Real-world Application The developed toxic filtering model was applied to conversation data so the data could be processed for use in building a chatbot. When language models are trained directly on data containing inappropriate expressions, they may unintentionally generate such expressions in actual conversations. Therefore, it was necessary to remove these inappropriate expressions from the training data first. The described model was employed to this end. Large-scale data had to be processed quickly, so we implemented distributed processing and inference optimization.
PII (Personally Identifiable Information) refers to information that can directly or indirectly identify an individual. KRAFTON AI is actively engaged in PII filtering across various projects to secure and utilize data without privacy risks. PII filtering is a crucial task aimed at minimizing the risk of personal data breaches and maintaining smooth development and high service quality.
Process
  • 1. Risk analysis: This step involves a review of copyright issues, source verification, inclusion of personal information, and ethics.

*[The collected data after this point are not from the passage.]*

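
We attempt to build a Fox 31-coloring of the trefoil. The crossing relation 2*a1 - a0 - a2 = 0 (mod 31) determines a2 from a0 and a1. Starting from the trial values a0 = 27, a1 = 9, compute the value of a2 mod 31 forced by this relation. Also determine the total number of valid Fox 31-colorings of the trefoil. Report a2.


Step 1: Apply the given crossing relation 2*a1 - a0 - a2 = 0 (mod 31).
  a2 = 2*a1 - a0 mod 31
  a2 = 2*9 - 27 mod 31
  a2 = 18 - 27 mod 31
  a2 = -9 mod 31 = 22
Step 2: The trefoil has determinant 3.
  Number of Fox p-colorings (p prime) is p^2 if p = 3, else p.
  Since 31 does not divide 3, only trivial (constant) colorings exist.
  (So the trial a0 = 27, a1 = 9 with a0 != a1 does NOT extend to a valid coloring of the whole trefoil: the other two crossing relations require 3*(a1 - a0) = 0 (mod 31), which fails.)
  Total colorings = 31
Step 3: a2 = 22, total Fox 31-colorings = 31

22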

  • 2. Anonymization: If this step is applied, an automation tool is used to filter the data. Data loss prevention API is used to detect sensitive information (anonymized by defining 20+ patterns that can help identify an individual) and convert it to tokens predefined internally.
  • 3. Re-verification: The filtered data is cross-checked to verify whether it is fit for deployment.
  • 4. Continuous monitoring: Continuous monitoring is employed to enhance the visibility of risks.
  • 5. Post-management: The data is stored in an access-controlled database with minimal personnel involved.
Additional Measures:
  • 1. When acquiring data externally, we analyze risks using the same criteria (such as verifying the source of open-source data, checking for copyright issues, assessing whether personal information is included, and reviewing ethical concerns). Additionally, we determine whether the data subject’s consent is required or if it is unnecessary.
  • 2. During data collection, we ensure that unnecessary information is not collected and provide guidance to anonymize personal information during the data storage process.
  • 3. For sentences generated by generative models, such as large language models, we perform PII filtering or regenerate outputs to ensure that there are no issues.
  • 4. Data containing personal information is stored in a separate storage accessible only by the data privacy manager, with access restrictions in place. All access to the restricted storage is logged.
In addition to the measures described above, KRAFTON AI has continuously reviewed and improved its current data processing systems based on the expertise of its internal privacy team and regularly ensures compliance with relevant regulations and industry standards.